Haha thankyou for all this help. I've been dosing with KH2PO4, KNO3, and Plantex CSM+B. I guess i'll have to stop using The CSM+B and switch to Kent-Pro Plant. I'll also reduce my KNO3 dosing to a minimal since I have a fairly high light setup and reduce my pressurized c02 just a tad.


----------



## chase127 (Jun 8, 2008)

You might even consider setting up a dedicated low tech shrimp tank. That way you can take care of all of those high tech plants and have a thriving shrimp population at the same time. Just a thought


----------



## crimsonbull57 (Jan 7, 2009)

Not to hi-jack but...
... Can you just take the peat that's in the mesh bag and stick that into your filter? or would the quick change of pH hurt your shrimp/fish? or does the peat work slowly? also how long does the affects of peat last? 
...again, sorry.


----------



## Kunsthure (Aug 2, 2010)

I know this thread is a bit old but I've been researching this topic after buying some CRS yesterday for my 13g. 

How low will peat drop the pH? My tap has a pH of 7.8, so can I predict how much it will drop? Does more peat equal a bigger drop? I've read that you can clear up the tea colored water by using charcoal, but would using the charcoal also negate the peat's effect on the pH?

Could I use a mini DIY CO2 setup to lower the pH? The tank is planted but it's anubias, crypts, lace java fern and moss so the plants don't need it. I'm imagining a small Gatorade bottle and 1/4tsp yeast on Jello so it wouldn't be much.

-Lisa


----------



## snausage (Mar 8, 2010)

Kunsthure said:


> How low will peat drop the pH? My tap has a pH of 7.8, so can I predict how much it will drop? Does more peat equal a bigger drop? I've read that you can clear up the tea colored water by using charcoal, but would using the charcoal also negate the peat's effect on the pH?
> 
> -Lisa


You'll just have to experiment with adding peat to the filter to determine how much it will lower your ph. One word of advice is that you should make sure the peat filled bag is well rinsed before adding it to the filter. 

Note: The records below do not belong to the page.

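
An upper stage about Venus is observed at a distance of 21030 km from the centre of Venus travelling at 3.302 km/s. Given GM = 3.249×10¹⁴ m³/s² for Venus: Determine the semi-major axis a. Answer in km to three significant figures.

r = 2.103×10⁷ m.
Vis-viva rearranged: 1/a = 2/r − v²/μ = 9.510×10⁻⁸ − 3.356×10⁻⁸ = 6.154×10⁻⁸ m⁻¹.
a = 1.625×10⁷ m = 16249 km.

a ≈ 16200 km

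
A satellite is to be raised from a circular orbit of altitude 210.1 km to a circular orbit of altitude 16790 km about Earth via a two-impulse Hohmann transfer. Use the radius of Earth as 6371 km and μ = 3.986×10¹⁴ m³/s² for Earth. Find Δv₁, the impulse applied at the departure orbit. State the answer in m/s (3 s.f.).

r₁ = 6371 + 210.1 = 6581.1 km = 6.5811×10⁶ m.
r₂ = 6371 + 16790 = 23161 km = 2.3161×10⁷ m.
Transfer ellipse a_t = (r₁ + r₂)/2 = 1.487×10⁷ m.
At r₁: circular v_c1 = √(μ/r₁) = 7783 m/s; transfer-perigee v_p = √[μ(2/r₁ − 1/a_t)] = 9712 m/s.
Δv₁ = v_p − v_c1 = 1930 m/s.

Δv ≈ 1930 m/s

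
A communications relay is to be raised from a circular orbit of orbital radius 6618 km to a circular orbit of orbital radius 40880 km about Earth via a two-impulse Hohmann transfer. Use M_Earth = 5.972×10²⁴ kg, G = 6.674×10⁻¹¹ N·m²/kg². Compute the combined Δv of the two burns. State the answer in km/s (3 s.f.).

μ = GM = 6.674×10⁻¹¹ × 5.972×10²⁴ = 3.986×10¹⁴ m³/s².
r₁ = 6618 km = 6.618×10⁶ m.
r₂ = 40880 km = 4.088×10⁷ m.
Transfer ellipse a_t = (r₁ + r₂)/2 = 2.375×10⁷ m.
At r₁: circular v_c1 = √(μ/r₁) = 7760 m/s; transfer-perigee v_p = √[μ(2/r₁ − 1/a_t)] = 10180 m/s.
Δv₁ = v_p − v_c1 = 2421 m/s.
At r₂: circular v_c2 = √(μ/r₂) = 3122 m/s; transfer-apogee v_a = √[μ(2/r₂ − 1/a_t)] = 1648 m/s.
Δv₂ = v_c2 − v_a = 1474 m/s.
Total Δv = Δv₁ + Δv₂ = 3895 m/s = 3.895 km/s.

Δv_total ≈ 3.90 km/s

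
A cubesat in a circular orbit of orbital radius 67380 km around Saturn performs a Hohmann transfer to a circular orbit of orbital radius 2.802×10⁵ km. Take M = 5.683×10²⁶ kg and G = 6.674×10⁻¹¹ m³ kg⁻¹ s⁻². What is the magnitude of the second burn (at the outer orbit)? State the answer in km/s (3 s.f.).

Δv ≈ 4.39 km/s

μ = GM = 6.674×10⁻¹¹ × 5.683×10²⁶ = 3.793×10¹⁶ m³/s².
r₁ = 67380 km = 6.738×10⁷ m.
r₂ = 2.802×10⁵ km = 2.802×10⁸ m.
Transfer ellipse a_t = (r₁ + r₂)/2 = 1.738×10⁸ m.
At r₁: circular v_c1 = √(μ/r₁) = 23730 m/s; transfer-perikrone v_p = √[μ(2/r₁ − 1/a_t)] = 30130 m/s.
At r₂: circular v_c2 = √(μ/r₂) = 11630 m/s; transfer-apokrone v_a = √[μ(2/r₂ − 1/a_t)] = 7244 m/s.
Δv₂ = v_c2 − v_a = 4390 m/s.
= 4.390 km/s.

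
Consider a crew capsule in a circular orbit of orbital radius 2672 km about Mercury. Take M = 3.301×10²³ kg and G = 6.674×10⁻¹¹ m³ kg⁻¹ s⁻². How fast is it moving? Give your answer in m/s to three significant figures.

μ = GM = 6.674×10⁻¹¹ × 3.301×10²³ = 2.203×10¹³ m³/s².
r = 2672 km = 2.672×10⁶ m.
For a circular orbit v = √(μ/r) = √(2.203×10¹³ / 2.672×10⁶) = √(8.245×10⁶) = 2871 m/s.

v ≈ 2870 m/s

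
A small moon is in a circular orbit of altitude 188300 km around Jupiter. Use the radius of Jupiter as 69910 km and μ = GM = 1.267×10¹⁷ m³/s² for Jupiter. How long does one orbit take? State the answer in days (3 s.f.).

r = 69910 + 188300 = 258210 km = 2.5821×10⁸ m.
Kepler's third law: T = 2π√(r³/μ) = 2π√((2.582×10⁸)³ / 1.267×10¹⁷).
r³/μ = 1.359×10⁸ s², so T = 2π × 1.166×10⁴ = 7.324×10⁴ s.
Converting: 7.324×10⁴ s ÷ 86400 = 0.8477 days.

T ≈ 0.848 days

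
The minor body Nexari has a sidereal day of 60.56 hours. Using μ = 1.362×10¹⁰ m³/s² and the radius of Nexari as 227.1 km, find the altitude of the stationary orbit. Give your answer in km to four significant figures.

T = 60.56 hours = 2.180×10⁵ s.
A synchronous orbit has period T, so by Kepler's third law a = (μT²/4π²)^(1/3).
μT²/4π² = 1.362×10¹⁰ × (2.180×10⁵)² / 39.48 = 1.640×10¹⁹ m³.
a = 2.541×10⁶ m = 2540.6 km.
Altitude h = a − R = 2540.6 − 227.1 = 2313.5 km.

h_sync ≈ 2313 km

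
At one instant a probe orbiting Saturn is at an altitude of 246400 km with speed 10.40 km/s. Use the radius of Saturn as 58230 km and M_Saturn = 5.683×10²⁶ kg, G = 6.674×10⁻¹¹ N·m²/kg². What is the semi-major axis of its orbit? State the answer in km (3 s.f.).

a ≈ 2.69×10⁵ km

μ = GM = 6.674×10⁻¹¹ × 5.683×10²⁶ = 3.793×10¹⁶ m³/s².
r = 58230 + 246400 = 3.0463×10⁵ km = 3.046×10⁸ m.
Vis-viva rearranged: 1/a = 2/r − v²/μ = 6.565×10⁻⁹ − 2.852×10⁻⁹ = 3.714×10⁻⁹ m⁻¹.
a = 2.693×10⁸ m = 2.6928×10⁵ km.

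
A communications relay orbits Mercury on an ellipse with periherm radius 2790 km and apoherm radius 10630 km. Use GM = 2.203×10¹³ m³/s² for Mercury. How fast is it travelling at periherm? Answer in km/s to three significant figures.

Semi-major axis a = (r_p + r_a)/2 = 6710.0 km = 6.710×10⁶ m.
Vis-viva: v² = μ(2/r − 1/a) = 2.203×10¹³ × (7.168×10⁻⁷ − 1.490×10⁻⁷) = 1.251×10⁷ m²/s².
v = 3537 m/s = 3.537 km/s.

v ≈ 3.54 km/s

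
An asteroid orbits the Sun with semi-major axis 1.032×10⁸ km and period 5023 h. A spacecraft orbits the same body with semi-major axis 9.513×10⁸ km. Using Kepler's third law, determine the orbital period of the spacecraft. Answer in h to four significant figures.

Kepler's third law: T² ∝ a³, so T₂ = T₁ (a₂/a₁)^(3/2).
a₂/a₁ = 9.218, (a₂/a₁)^(3/2) = 27.99.
T₂ = 5023 × 27.99 = 1.406×10⁵ h.

T₂ ≈ 1.406×10⁵ h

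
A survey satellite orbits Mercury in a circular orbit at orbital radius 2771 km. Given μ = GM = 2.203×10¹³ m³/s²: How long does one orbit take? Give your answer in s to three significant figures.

T ≈ 6170 s

r = 2771 km = 2.771×10⁶ m.
Kepler's third law: T = 2π√(r³/μ) = 2π√((2.771×10⁶)³ / 2.203×10¹³).
r³/μ = 9.658×10⁵ s², so T = 2π × 9.828×10² = 6.175×10³ s.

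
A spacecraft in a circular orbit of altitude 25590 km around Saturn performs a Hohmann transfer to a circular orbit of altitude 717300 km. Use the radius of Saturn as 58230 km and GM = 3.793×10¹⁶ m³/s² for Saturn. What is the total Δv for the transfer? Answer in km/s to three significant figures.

r₁ = 58230 + 25590 = 83820 km = 8.3820×10⁷ m.
r₂ = 58230 + 717300 = 775530 km = 7.7553×10⁸ m.
Transfer ellipse a_t = (r₁ + r₂)/2 = 4.297×10⁸ m.
At r₁: circular v_c1 = √(μ/r₁) = 21270 m/s; transfer-perikrone v_p = √[μ(2/r₁ − 1/a_t)] = 28580 m/s.
Δv₁ = v_p − v_c1 = 7307 m/s.
At r₂: circular v_c2 = √(μ/r₂) = 6993 m/s; transfer-apokrone v_a = √[μ(2/r₂ − 1/a_t)] = 3089 m/s.
Δv₂ = v_c2 − v_a = 3905 m/s.
Total Δv = Δv₁ + Δv₂ = 11210 m/s = 11.21 km/s.

Δv_total ≈ 11.2 km/s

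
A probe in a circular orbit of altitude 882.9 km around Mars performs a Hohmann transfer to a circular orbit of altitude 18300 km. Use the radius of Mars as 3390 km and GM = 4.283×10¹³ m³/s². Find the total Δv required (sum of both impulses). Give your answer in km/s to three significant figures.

Δv_total ≈ 1.53 km/s

r₁ = 3390 + 882.9 = 4272.9 km = 4.2729×10⁶ m.
r₂ = 3390 + 18300 = 21690 km = 2.1690×10⁷ m.
Transfer ellipse a_t = (r₁ + r₂)/2 = 1.298×10⁷ m.
At r₁: circular v_c1 = √(μ/r₁) = 3166 m/s; transfer-periapsis v_p = √[μ(2/r₁ − 1/a_t)] = 4092 m/s.
Δv₁ = v_p − v_c1 = 926.4 m/s.
At r₂: circular v_c2 = √(μ/r₂) = 1405 m/s; transfer-apoapsis v_a = √[μ(2/r₂ − 1/a_t)] = 806.2 m/s.
Δv₂ = v_c2 − v_a = 599.0 m/s.
Total Δv = Δv₁ + Δv₂ = 1525 m/s = 1.525 km/s.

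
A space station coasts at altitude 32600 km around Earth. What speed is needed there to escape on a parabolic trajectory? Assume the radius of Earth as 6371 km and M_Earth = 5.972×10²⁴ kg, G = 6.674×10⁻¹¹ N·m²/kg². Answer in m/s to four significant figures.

μ = GM = 6.674×10⁻¹¹ × 5.972×10²⁴ = 3.986×10¹⁴ m³/s².
r = 6371 + 32600 = 38971 km = 3.8971×10⁷ m.
Escape speed v_esc = √(2μ/r) = √(2 × 3.986×10¹⁴ / 3.897×10⁷) = √(2.045×10⁷) = 4523 m/s.

v_esc ≈ 4523 m/s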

The thing to be aware of with crs keeping is that the stability of your water parameters is the most crucial aspect. Japanese breeders keep their tanks' ph below 6, while some people seem to have success with a ph as high a 7.5.
Regardless of where you fall within that range, you won't be successful (at least in terms of breeding) unless the ph is relatively stable, along with all the other parameters as well.


----------